At times, when buying a Unit Linked Insurance Plan, people get confused about the premium amount to be paid, and the returns the policy will generate. Having a clear idea of these aspects of policy helps make an informed financial decision.

So, insurers in India offer a tool that helps you calculate the premiums and ULIP returns as well. The tool is known as a ULIP calculator. It helps you (the investors) calculate the maturity amount depending on the type of ULIP chosen.

The returns are determined based on the premium amount and the policy tenure chosen by you. In fact, many ULIP plan calculator tools also allow you to compare different plans based on the returns they generate and zero in a policy that is best suited for your needs.

How Does ULIP Calculator Work?

Before investing in ULIPs, you should understand the rate of return that you will receive after the investment. A ULIP plan calculator is the most effective tool in this subject. However, many people are not aware of how the tool works. To use it to your advantage, you need to know how the ULIP calculator functions.

Well, to calculate the returns generated on your ULIP investments, you need to enter a few personal details. The information includes your name, date of birth, whether you are a smoker or not, etc. Apart from this, other factors that you should keep in mind when using the tool are –

  • Premium payment frequency
  • Premium amount you plan to pay towards the ULIP
  • Types of fund you want to invest in
  • Rate of return
  • Policy tenure

Based on the information you have entered, the tool will calculate the amount you will receive in returns. It is important to note that the value calculated is a mathematical assumption. You should go through the policy terms and conditions carefully before buying the ULIP investment.

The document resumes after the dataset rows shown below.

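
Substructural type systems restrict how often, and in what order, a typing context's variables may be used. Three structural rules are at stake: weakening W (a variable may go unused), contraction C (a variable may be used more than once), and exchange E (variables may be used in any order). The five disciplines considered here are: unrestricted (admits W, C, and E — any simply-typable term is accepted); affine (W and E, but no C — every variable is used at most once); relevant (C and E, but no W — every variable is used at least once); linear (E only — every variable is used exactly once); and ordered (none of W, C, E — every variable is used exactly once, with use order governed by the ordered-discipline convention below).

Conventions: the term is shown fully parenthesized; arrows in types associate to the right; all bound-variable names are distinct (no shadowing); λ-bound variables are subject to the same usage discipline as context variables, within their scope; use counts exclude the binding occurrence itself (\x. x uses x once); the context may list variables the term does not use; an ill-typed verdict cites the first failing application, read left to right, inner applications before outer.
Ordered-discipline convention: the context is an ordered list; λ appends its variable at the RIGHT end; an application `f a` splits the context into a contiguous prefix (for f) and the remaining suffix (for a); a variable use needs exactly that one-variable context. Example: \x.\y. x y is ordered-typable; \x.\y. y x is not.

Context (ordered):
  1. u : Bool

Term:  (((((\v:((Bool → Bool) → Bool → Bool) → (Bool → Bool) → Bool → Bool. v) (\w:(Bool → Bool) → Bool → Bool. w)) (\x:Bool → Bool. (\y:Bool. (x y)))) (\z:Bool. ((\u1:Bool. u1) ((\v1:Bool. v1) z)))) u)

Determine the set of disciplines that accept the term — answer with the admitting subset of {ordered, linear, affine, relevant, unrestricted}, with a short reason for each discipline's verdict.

accepted by: ordered, linear, affine, relevant, unrestricted
counts: u=1, v (bound)=1, w (bound)=1, x (bound)=1, y (bound)=1, z (bound)=1, u1 (bound)=1, v1 (bound)=1
uses in reading order: v, w, x, y, u1, v1, z, u
typing: well-typed at Bool
ordered: ✓, one use each (u, v, w, x, y, z, u1, v1); ordered split holds
linear: ✓, exactly-once usage across u, v, w, x, y, z, u1, v1
affine: ✓, at most one use each (u, v, w, x, y, z, u1, v1)
relevant: ✓, u, v, w, x, y, z, u1, v1: all used, weakening unneeded
unrestricted: ✓, well-typed at Bool; no restrictions here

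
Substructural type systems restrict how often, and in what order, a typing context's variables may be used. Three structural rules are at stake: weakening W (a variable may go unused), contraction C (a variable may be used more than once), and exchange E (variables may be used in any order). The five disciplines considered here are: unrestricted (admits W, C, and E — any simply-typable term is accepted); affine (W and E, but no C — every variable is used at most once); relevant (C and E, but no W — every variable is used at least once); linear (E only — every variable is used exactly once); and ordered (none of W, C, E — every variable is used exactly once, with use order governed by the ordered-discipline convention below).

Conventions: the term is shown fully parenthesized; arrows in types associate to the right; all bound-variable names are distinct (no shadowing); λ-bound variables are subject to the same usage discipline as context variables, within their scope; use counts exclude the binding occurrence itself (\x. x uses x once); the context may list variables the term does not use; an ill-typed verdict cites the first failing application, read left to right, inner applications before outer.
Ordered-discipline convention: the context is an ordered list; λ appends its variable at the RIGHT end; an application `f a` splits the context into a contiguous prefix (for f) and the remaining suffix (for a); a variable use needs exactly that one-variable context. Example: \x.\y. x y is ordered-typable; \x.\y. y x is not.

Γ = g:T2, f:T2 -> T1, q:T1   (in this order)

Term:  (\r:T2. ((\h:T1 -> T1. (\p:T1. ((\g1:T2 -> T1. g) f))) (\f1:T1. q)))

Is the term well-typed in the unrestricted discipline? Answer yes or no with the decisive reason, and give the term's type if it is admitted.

yes — type-checks (T2 -> T1 -> T2) and nothing is barred; term : T2 -> T1 -> T2
counts: g ×1; f ×1; q ×1; r [bound] ×0; h [bound] ×0; p [bound] ×0; g1 [bound] ×0; f1 [bound] ×0
uses in reading order: g, f, q
typing: the term checks, with type T2 -> T1 -> T2
all disciplines: ordered ✗ | linear ✗ | affine ✓ | relevant ✗ | unrestricted ✓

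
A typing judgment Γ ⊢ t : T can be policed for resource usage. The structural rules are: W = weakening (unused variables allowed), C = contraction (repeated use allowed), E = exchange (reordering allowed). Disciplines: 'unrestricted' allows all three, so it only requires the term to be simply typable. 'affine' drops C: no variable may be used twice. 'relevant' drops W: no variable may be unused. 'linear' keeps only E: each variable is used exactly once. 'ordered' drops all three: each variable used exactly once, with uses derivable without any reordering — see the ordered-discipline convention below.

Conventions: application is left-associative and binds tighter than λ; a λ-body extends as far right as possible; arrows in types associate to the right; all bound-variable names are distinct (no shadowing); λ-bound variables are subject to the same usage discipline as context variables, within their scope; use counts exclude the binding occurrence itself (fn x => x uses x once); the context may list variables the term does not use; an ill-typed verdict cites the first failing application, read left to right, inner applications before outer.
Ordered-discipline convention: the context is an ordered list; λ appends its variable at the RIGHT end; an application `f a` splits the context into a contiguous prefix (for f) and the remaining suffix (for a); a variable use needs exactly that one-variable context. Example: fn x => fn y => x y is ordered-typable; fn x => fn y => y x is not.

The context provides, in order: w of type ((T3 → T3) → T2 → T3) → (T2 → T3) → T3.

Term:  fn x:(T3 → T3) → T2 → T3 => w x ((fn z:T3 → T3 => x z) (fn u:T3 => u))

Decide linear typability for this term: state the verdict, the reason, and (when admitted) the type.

no — needs contraction — x ×2
use counts: w=1, x (bound)=2, z (bound)=1, u (bound)=1
uses in reading order: w, x, x, z, u
typing: well-typed at ((T3 → T3) → T2 → T3) → T3
summary: ordered ✗ | linear ✗ | affine ✗ | relevant ✓ | unrestricted ✓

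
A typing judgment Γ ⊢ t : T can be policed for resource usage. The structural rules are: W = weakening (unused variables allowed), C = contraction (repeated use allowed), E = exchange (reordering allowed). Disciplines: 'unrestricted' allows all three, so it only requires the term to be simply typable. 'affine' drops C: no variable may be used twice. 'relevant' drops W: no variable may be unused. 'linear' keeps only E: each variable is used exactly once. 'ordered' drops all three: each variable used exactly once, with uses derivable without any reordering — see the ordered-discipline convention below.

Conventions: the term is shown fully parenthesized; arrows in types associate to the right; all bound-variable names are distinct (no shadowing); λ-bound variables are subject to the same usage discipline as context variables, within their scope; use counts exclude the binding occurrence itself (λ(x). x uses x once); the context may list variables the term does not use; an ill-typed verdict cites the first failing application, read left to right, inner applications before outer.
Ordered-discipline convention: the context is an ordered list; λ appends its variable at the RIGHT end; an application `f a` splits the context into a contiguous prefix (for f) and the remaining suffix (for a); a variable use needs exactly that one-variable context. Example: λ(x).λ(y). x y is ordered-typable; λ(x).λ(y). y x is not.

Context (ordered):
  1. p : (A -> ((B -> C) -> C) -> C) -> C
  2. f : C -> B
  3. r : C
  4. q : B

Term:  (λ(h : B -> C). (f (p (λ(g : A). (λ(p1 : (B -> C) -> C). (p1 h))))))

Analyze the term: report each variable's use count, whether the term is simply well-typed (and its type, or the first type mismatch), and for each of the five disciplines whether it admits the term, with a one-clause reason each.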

Benefits of Using a ULIP Calculator

A ULIP calculator allows you to make a secure and safe investment choice when buying ULIPs. The following are some ULIP calculator benefits that you should know –

  • The ULIP calculator tool is freely available on the internet. It allows you to compare and calculate the rate of return of different types of ULIP investments.
  • It is simple to use the tool and is usually available on your insurer’s website.
  • ULIP calculator performs complex mathematical calculations in a few seconds. It generates results quickly and helps you choose the right investment plan.
  • It helps you (the investors) choose ULIP investments strategically after evaluating different aspects.
  • It helps make investments easy for seasoned and new investors.
  •       The ULIP calculator has a user-friendly interface.

Why Should I Invest In ULIPs?

The reasons you should invest in ULIPs are as follows –

  • ULIPs offer dual benefits of life insurance cover and wealth creation all under a single policy.
  • You have the liberty to invest in ULIP funds of your choice – debt funds, equity funds, or a combination of the two.
  • You should make investments depending on your risk appetite. Those with a low-risk appetite should consider investing in debt funds. Others with a high-risk appetite can invest in equity-oriented funds.
  • In case you are not satisfied with the fund performance, ULIPs offer the facility to switch funds.
  • ULIP also offers tax benefits. The premiums paid toward the policy can be claimed for tax deductions under Section 80C of the Income Tax Act. Moreover, the death and maturity benefits of the policy are tax-free under Section 10(10D).

To Sum It Up!

ULIP investments are suitable for all types of investors. In fact, ULIP is a goal-based investment and can be purchased based on your financial objectives. You can purchase ULIPs for accomplishing long-term goals such as retirement, child’s education, child’s marriage, buying a new car/house, etc.

Make use of the ULIP calculator tool to compare different ULIPs available in the market and determine the rate of investment as well. All this helps you make an informed financial decision and secure your financial future.